James Delingpole reminds us that Private Eye is not the magazine it once was ... certainly when it comes to Mann-made global warming.
But then I've never rated Hizzer. But what do you do with an editor who takes your copy without comment for years, and then the one and only time you ever hear from him is in a letter telling you that you've been doing a great job, that the readers really enjoy your column – and by the way he's halving your pay, publishing the column monthly instead of fortnightly, and changing the format, with only two-thirds of the length?
All that came without warning and without even the pretence of consultation – take it or leave it. I told him to stuff his job.
Delingpole reminds us of Christopher Booker's conversation with the "great man", when he remarked to Hislop how flimsy seemed much of the evidence behind the global warming scare.

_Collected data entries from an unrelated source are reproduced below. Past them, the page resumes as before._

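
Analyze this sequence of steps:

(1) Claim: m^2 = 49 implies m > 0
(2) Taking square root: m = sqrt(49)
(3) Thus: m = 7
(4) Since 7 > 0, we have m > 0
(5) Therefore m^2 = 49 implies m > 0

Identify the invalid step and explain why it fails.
Step 2: Taking square root: m = sqrt(49)

Step 2 takes the square root and assumes the positive root only. The equation m^2 = 49 actually has two solutions: m = 7 and m = -7. The proof silently assumes m > 0 without justification, then uses this assumption to conclude m > 0, which is circular. The counterexample m = -7 shows the claim is false.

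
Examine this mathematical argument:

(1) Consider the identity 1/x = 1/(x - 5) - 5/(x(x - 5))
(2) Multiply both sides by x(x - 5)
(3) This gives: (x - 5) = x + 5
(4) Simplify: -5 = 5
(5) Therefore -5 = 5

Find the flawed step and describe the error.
Step 3: This gives: (x - 5) = x + 5

Step 3 makes a sign error when clearing denominators. Multiplying -5/(x(x - 5)) by x(x - 5) gives -5, not +5. The correct result is (x - 5) = x - 5, which is trivially true, not (x - 5) = x + 5. (Step 1 is a valid identity: 1/(x - 5) - 5/(x(x - 5)) = (x - 5)/(x(x - 5)) = 1/x.)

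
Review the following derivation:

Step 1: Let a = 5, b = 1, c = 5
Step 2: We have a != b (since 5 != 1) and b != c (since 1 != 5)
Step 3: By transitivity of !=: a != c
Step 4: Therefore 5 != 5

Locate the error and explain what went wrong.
Step 3: By transitivity of !=: a != c

Step 3 incorrectly applies transitivity to the '!=' relation. Transitivity states: if a R b and b R c, then a R c. However, '!=' is not transitive. Counterexample: 5 != 1 and 1 != 5, but 5 = 5 (both equal 5). Transitivity holds for relations like <, <=, =, but not for !=.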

For his pains, he got a almighty put-down to the effect that George Monbiot of the Guardian knew a great deal more about the subject than he did and that he should think twice before daring to challenge such an expert authority.
Booker, let it not be forgotten, was the first editor of this once-great satirical organ – whose purpose, he always told contributors in the early days, was "to challenge all orthodoxies."
Over the decades, says Delingpole, Private Eye has more than lived up to this precept with its frank, fearless (and legally costly) willingness always to speak truth to power. But apparently not on this occasion.